Вот я и подумал — может, ты эти письма для музея собираешь? Я по всему Донбассу езжу, и Донецк, и Луганск. Могу ещё привезти.

— Письма должны доходить до адресата, — задумчиво сказала Надежда Витальевна. — Но идею вы правильную подали. Надо подумать об этом.

— Еще бы, правильную! — улыбнулся Петрович. — Память должна быть непрерывной. Наши дети правильными выросли — их дети тоже должны расти правильными. Конечно, не дай бог новой войны, но, если вдруг настанет, — чтобы они, как отцы их, как деды и прадеды, не сомневались, вставая на защиту родного края.

— Эх, Петрович, — покачала головой Надежда Витальевна, — нам бы эту войну закончить, а вы уже следующую предсказываете… идёмте, я вам обходной лист подпишу, а потом пойду своим пайки раздавать. Видишь, ждёт уже народ.

— Ой, Надежда, — спохватился Петрович, — я и забыл совсем. У вас же тут, при клубе, есть какая-то библиотека?

— Ну, есть какая-то, — кивнула Надежда Витальевна. — Так, правда, смех, а не библиотека…

— Тут вместе с гуманитарной помощью для нее детские книжки передали. — Петрович открыл дверь кабины, достал оттуда сначала обходной лист с ручкой, прикрепленный к дощечке, чтобы удобнее писать было, а потом — небольшой пакет с буквой О. — Два десятка всего, зато все новые. Примешь?

— Конечно, приму, — заулыбалась Надежда Витальевна. — Катя говорит, к ней пара ребятишек приходит, один третьеклассник, Филипповых сын младшенький, а вторая — девочка-дошкольница, племянница Черкашиной. Сиротка, у нее родители в Донецке погибли, её сюда и отправили, к тётке. Катя говорит — оба читать любят, Черкашина так вообще в книгах утопает. Причём берут книги взрослые, из детского всё, что было, перечитали уже.

— Вот и отдай Екатерине. — Петрович протянул Надежде картонную коробку, перетянутую бечевой, которую он взял с переднего сиденья. — Иди уж, люди правда ждут, а я поеду, пожалуй.

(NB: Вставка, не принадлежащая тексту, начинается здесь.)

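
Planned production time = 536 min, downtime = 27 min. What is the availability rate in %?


Formula: Availability = (Planned Time - Downtime) / Planned Time * 100
Uptime = 536 - 27 = 509 min
Availability = 509 / 536 * 100 = 95.0%

95.0%


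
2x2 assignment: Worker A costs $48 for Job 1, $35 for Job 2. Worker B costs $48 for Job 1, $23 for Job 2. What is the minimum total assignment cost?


Option 1: A->1 + B->2 = $48 + $23 = $71
Option 2: A->2 + B->1 = $35 + $48 = $83
Min cost = min($71, $83) = $71

$71


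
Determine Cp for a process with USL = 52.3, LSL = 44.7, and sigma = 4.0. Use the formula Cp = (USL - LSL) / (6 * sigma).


Cp = (52.3 - 44.7) / (6 * 4.0)

0.32


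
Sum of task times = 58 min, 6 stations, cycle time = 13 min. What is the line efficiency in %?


Formula: Efficiency = Sum of Task Times / (N_stations * CT) * 100
Total station capacity = 6 stations * 13 min = 78 min
Efficiency = 58 / 78 * 100 = 74.4%

74.4%


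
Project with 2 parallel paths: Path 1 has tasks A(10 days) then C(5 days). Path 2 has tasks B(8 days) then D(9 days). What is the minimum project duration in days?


Path 1 = 10 + 5 = 15 days
Path 2 = 8 + 9 = 17 days
Duration = max(15, 17) = 17 days

17 days


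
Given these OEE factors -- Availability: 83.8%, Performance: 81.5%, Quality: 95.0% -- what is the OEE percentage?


Formula: OEE = Availability * Performance * Quality / 10000
A * P = 83.8% * 81.5% / 100 = 68.3%
OEE = 68.3% * 95.0% / 100 = 64.9%

64.9%


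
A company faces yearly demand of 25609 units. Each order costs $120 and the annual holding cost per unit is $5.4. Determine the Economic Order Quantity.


Formula: EOQ = sqrt(2 * D * S / H)
Numerator: 2 * 25609 * 120 = 6146160
2DS/H = 6146160 / 5.4 = 1138177.8
EOQ = sqrt(1138177.8) = 1066.9 units

1066.9 units


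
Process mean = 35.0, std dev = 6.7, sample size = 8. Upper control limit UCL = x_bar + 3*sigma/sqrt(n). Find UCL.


UCL = 35.0 + 3 * 6.7 / sqrt(8)

42.11


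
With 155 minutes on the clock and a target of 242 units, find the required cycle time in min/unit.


Formula: CT = Available Time / Number of Units
CT = 155 min / 242 units
CT = 0.64 min/unit

0.64 min/unit


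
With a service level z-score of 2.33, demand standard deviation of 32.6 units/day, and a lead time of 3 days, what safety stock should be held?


Formula: SS = z * sigma_d * sqrt(LT)
sqrt(LT) = sqrt(3) = 1.7321
SS = 2.33 * 32.6 * 1.7321
SS = 131.6 units

131.6 units


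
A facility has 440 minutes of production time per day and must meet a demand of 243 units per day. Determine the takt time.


Formula: Takt Time = Available Production Time / Customer Demand
Takt = 440 min/day / 243 units/day
Takt = 1.81 min/unit

1.81 min/unit


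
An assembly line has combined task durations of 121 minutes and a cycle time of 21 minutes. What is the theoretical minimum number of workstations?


Formula: N_min = ceil(Sum of Task Times / Cycle Time)
N_min = ceil(121 min / 21 min) = ceil(5.7619)
N_min = 6 stations

6


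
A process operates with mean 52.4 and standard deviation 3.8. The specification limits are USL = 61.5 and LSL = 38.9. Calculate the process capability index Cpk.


Cpu = (61.5 - 52.4) / (3 * 3.8) = 0.8
Cpl = (52.4 - 38.9) / (3 * 3.8) = 1.18
Cpk = min(0.8, 1.18) = 0.8

0.8


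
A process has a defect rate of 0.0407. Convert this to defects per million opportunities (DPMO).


DPMO = defect_rate * 1000000 = 0.0407 * 1000000

40700


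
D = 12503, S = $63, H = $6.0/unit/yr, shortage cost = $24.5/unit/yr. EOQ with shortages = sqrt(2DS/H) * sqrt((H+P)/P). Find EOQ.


Formula: EOQ* = sqrt(2DS/H) * sqrt((H+P)/P)
Base EOQ = sqrt(2*12503*63/6.0) = 512.41 units
Correction = sqrt((6.0+24.5)/24.5) = 1.11575
EOQ* = 512.41 * 1.11575 = 571.7 units

571.7 units


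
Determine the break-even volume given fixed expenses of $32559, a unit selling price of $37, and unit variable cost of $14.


Formula: BEQ = Fixed Costs / (Price - Variable Cost)
Contribution margin = $37 - $14 = $23/unit
BEQ = ceil($32559 / $23/unit) = ceil(1415.61) = 1416 units

1416 units


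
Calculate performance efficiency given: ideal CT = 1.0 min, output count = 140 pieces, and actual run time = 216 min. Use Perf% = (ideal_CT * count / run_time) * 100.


Formula: Performance = (Ideal CT * Total Count) / Run Time * 100
Ideal output time = 1.0 * 140 = 140.0 min
Performance = 140.0 / 216 * 100 = 64.8%

64.8%


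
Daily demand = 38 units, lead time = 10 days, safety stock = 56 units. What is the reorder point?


Formula: ROP = (Daily Demand * Lead Time) + Safety Stock
Demand during lead time = 38 * 10 = 380 units
ROP = 380 + 56 = 436 units

436 units


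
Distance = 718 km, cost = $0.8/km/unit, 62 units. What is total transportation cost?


TC = dist * cost * units = 718 * 0.8 * 62 = $35612.80

$35612.80


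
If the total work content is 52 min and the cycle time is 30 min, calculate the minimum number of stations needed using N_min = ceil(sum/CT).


Formula: N_min = ceil(Sum of Task Times / Cycle Time)
N_min = ceil(52 min / 30 min) = ceil(1.7333)
N_min = 2 stations

2


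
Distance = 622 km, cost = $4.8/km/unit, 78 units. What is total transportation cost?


TC = dist * cost * units = 622 * 4.8 * 78 = $232876.80

$232876.80


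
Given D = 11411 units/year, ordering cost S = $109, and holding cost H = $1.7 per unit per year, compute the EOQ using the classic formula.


Formula: EOQ = sqrt(2 * D * S / H)
Numerator: 2 * 11411 * 109 = 2487598
2DS/H = 2487598 / 1.7 = 1463292.9
EOQ = sqrt(1463292.9) = 1209.7 units

1209.7 units


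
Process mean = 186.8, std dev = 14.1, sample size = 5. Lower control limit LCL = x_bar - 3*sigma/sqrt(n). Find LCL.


LCL = 186.8 - 3 * 14.1 / sqrt(5)

167.88


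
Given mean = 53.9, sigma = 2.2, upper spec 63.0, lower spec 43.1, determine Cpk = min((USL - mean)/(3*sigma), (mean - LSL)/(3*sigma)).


Cpu = (63.0 - 53.9) / (3 * 2.2) = 1.38
Cpl = (53.9 - 43.1) / (3 * 2.2) = 1.64
Cpk = min(1.38, 1.64) = 1.38

1.38


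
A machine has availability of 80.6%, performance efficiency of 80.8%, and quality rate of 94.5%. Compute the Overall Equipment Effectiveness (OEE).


Formula: OEE = Availability * Performance * Quality / 10000
A * P = 80.6% * 80.8% / 100 = 65.12%
OEE = 65.12% * 94.5% / 100 = 61.5%

61.5%


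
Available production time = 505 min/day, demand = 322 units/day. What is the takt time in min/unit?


Formula: Takt Time = Available Production Time / Customer Demand
Takt = 505 min/day / 322 units/day
Takt = 1.57 min/unit

1.57 min/unit


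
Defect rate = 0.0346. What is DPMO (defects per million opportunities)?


DPMO = defect_rate * 1000000 = 0.0346 * 1000000

34600


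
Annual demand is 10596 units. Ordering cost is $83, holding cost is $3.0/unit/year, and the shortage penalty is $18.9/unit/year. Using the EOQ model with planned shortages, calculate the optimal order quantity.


Formula: EOQ* = sqrt(2DS/H) * sqrt((H+P)/P)
Base EOQ = sqrt(2*10596*83/3.0) = 765.71 units
Correction = sqrt((3.0+18.9)/18.9) = 1.07644
EOQ* = 765.71 * 1.07644 = 824.2 units

824.2 units


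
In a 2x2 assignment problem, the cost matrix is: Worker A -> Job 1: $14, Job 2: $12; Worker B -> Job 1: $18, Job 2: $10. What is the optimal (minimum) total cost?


Option 1: A->1 + B->2 = $14 + $10 = $24
Option 2: A->2 + B->1 = $12 + $18 = $30
Min cost = min($24, $30) = $24

$24


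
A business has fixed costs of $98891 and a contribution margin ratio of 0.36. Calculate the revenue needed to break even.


Formula: BER = Fixed Costs / Contribution Margin Ratio
BER = $98891 / 0.36
BER = $274697.22 (to the nearest cent)

$274697.22


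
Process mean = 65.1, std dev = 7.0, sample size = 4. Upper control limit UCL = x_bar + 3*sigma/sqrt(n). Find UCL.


UCL = 65.1 + 3 * 7.0 / sqrt(4)

75.6


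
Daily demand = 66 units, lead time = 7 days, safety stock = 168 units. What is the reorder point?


Formula: ROP = (Daily Demand * Lead Time) + Safety Stock
Demand during lead time = 66 * 7 = 462 units
ROP = 462 + 168 = 630 units

630 units


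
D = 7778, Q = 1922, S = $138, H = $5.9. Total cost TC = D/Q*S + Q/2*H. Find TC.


TC = 7778/1922 * 138 + 1922/2 * 5.9

$6228.36


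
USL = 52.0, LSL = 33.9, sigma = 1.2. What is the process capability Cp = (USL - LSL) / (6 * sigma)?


Cp = (52.0 - 33.9) / (6 * 1.2)

2.51


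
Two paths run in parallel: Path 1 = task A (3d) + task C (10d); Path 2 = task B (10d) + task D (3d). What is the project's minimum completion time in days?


Path 1 = 3 + 10 = 13 days
Path 2 = 10 + 3 = 13 days
Duration = max(13, 13) = 13 days

13 days


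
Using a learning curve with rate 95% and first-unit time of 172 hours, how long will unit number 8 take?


Formula: T_n = T_1 * (learning_rate)^(log2(n)) where learning_rate = rate/100
Doublings = log2(8) = 3
T_n = 172 * 0.95^3
T_n = 172 * 0.8574 = 147.5 hours

147.5 hours


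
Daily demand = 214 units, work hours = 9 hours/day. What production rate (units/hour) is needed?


Formula: Production Rate = Daily Demand / Available Hours
Rate = 214 units/day / 9 hours/day
Rate = 23.8 units/hour

23.8 units/hour


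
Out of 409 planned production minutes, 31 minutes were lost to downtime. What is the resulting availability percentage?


Formula: Availability = (Planned Time - Downtime) / Planned Time * 100
Uptime = 409 - 31 = 378 min
Availability = 378 / 409 * 100 = 92.4%

92.4%


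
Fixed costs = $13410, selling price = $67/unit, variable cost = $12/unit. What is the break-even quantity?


Formula: BEQ = Fixed Costs / (Price - Variable Cost)
Contribution margin = $67 - $12 = $55/unit
BEQ = ceil($13410 / $55/unit) = ceil(243.82) = 244 units

244 units


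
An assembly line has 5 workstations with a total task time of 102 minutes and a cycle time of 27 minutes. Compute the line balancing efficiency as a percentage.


Formula: Efficiency = Sum of Task Times / (N_stations * CT) * 100
Total station capacity = 5 stations * 27 min = 135 min
Efficiency = 102 / 135 * 100 = 75.6%

75.6%


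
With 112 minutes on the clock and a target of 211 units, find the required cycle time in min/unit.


Formula: CT = Available Time / Number of Units
CT = 112 min / 211 units
CT = 0.53 min/unit

0.53 min/unit


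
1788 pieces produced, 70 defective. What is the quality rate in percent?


Formula: Quality Rate = Good Pieces / Total Pieces * 100
Good pieces = 1788 - 70 = 1718
QR = 1718 / 1788 * 100 = 96.1%

96.1%


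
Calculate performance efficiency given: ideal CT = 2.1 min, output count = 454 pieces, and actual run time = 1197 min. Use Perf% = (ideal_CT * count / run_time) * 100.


Formula: Performance = (Ideal CT * Total Count) / Run Time * 100
Ideal output time = 2.1 * 454 = 953.4 min
Performance = 953.4 / 1197 * 100 = 79.6%

79.6%


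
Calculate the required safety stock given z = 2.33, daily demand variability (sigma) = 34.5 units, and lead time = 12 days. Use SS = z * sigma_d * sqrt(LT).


Formula: SS = z * sigma_d * sqrt(LT)
sqrt(LT) = sqrt(12) = 3.4641
SS = 2.33 * 34.5 * 3.4641
SS = 278.5 units

278.5 units


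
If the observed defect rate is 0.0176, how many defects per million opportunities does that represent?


DPMO = defect_rate * 1000000 = 0.0176 * 1000000

17600


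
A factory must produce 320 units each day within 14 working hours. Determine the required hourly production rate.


Formula: Production Rate = Daily Demand / Available Hours
Rate = 320 units/day / 14 hours/day
Rate = 22.9 units/hour

22.9 units/hour


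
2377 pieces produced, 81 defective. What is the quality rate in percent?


Formula: Quality Rate = Good Pieces / Total Pieces * 100
Good pieces = 2377 - 81 = 2296
QR = 2296 / 2377 * 100 = 96.6%

96.6%


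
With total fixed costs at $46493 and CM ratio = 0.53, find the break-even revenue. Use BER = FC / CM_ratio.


Formula: BER = Fixed Costs / Contribution Margin Ratio
BER = $46493 / 0.53
BER = $87722.64 (to the nearest cent)

$87722.64


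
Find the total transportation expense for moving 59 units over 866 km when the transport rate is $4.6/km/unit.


TC = dist * cost * units = 866 * 4.6 * 59 = $235032.40

$235032.40


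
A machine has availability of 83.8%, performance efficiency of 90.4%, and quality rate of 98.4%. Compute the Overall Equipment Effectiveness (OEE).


Formula: OEE = Availability * Performance * Quality / 10000
A * P = 83.8% * 90.4% / 100 = 75.76%
OEE = 75.76% * 98.4% / 100 = 74.5%

74.5%


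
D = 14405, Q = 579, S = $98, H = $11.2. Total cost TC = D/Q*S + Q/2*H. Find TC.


TC = 14405/579 * 98 + 579/2 * 11.2

$5680.55


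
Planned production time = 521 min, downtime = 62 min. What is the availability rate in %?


Formula: Availability = (Planned Time - Downtime) / Planned Time * 100
Uptime = 521 - 62 = 459 min
Availability = 459 / 521 * 100 = 88.1%

88.1%


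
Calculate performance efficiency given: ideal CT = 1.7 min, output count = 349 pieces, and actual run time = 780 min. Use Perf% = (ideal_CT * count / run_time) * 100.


Formula: Performance = (Ideal CT * Total Count) / Run Time * 100
Ideal output time = 1.7 * 349 = 593.3 min
Performance = 593.3 / 780 * 100 = 76.1%

76.1%


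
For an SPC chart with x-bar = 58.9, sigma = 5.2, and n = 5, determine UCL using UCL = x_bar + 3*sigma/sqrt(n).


UCL = 58.9 + 3 * 5.2 / sqrt(5)

65.88


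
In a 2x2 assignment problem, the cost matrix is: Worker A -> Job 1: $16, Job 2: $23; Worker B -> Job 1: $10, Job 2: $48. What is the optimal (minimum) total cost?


Option 1: A->1 + B->2 = $16 + $48 = $64
Option 2: A->2 + B->1 = $23 + $10 = $33
Min cost = min($64, $33) = $33

$33


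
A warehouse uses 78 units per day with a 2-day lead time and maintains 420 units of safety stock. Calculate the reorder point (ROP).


Formula: ROP = (Daily Demand * Lead Time) + Safety Stock
Demand during lead time = 78 * 2 = 156 units
ROP = 156 + 420 = 576 units

576 units


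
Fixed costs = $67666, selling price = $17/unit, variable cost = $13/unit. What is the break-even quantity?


Formula: BEQ = Fixed Costs / (Price - Variable Cost)
Contribution margin = $17 - $13 = $4/unit
BEQ = ceil($67666 / $4/unit) = ceil(16916.5) = 16917 units

16917 units


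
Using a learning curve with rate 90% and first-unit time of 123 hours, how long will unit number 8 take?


Formula: T_n = T_1 * (learning_rate)^(log2(n)) where learning_rate = rate/100
Doublings = log2(8) = 3
T_n = 123 * 0.9^3
T_n = 123 * 0.729 = 89.7 hours

89.7 hours


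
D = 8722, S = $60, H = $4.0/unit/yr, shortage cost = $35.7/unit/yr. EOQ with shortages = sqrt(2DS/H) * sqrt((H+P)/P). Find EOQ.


Formula: EOQ* = sqrt(2DS/H) * sqrt((H+P)/P)
Base EOQ = sqrt(2*8722*60/4.0) = 511.53 units
Correction = sqrt((4.0+35.7)/35.7) = 1.05454
EOQ* = 511.53 * 1.05454 = 539.4 units

539.4 units


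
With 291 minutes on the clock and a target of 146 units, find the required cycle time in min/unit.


Formula: CT = Available Time / Number of Units
CT = 291 min / 146 units
CT = 1.99 min/unit

1.99 min/unit


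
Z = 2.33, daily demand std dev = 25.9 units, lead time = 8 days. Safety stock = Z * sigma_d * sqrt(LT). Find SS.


Formula: SS = z * sigma_d * sqrt(LT)
sqrt(LT) = sqrt(8) = 2.8284
SS = 2.33 * 25.9 * 2.8284
SS = 170.7 units

170.7 units


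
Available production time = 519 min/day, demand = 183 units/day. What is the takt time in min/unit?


Formula: Takt Time = Available Production Time / Customer Demand
Takt = 519 min/day / 183 units/day
Takt = 2.84 min/unit

2.84 min/unit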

— Счастливого пути! — пожелала Надежда. Петрович забрался в кабину. Не дожидаясь пока машина уедет, Надежда Витальевна с пакетом и коробкой под мышкой отправилась на почту — надо было раздать гуманитарную помощь односельчанам.

Глава 3. Письмо учителя

Немного задержавшись на пороге, чтобы проводить взглядом уезжающую машину, Надежда вернулась на почту. По пути ей показалось, что канонада на западе усилилась. Решив не обращать на это внимание, Надежда позвала терпеливо ожидавших односельчан, которые стали по одному заходить в здание почты. Надежде не надо было сверяться со списками, чтобы знать, кому выдавать, но она все-таки отмечала каждую выдачу в особом журнале.

Некоторые брали по два или три пакета — чтобы занести особо немощным и пожилым соседям. Увы, в Русском Доле было более двух десятков пенсионеров, чьи родные либо уехали подальше, либо, наоборот, отправились в ополчение. Но односельчане не бросали таких на произвол судьбы — помогали, чем могли, в частности носили гуманитарную помощь тем, кто сам едва мог ходить по двору.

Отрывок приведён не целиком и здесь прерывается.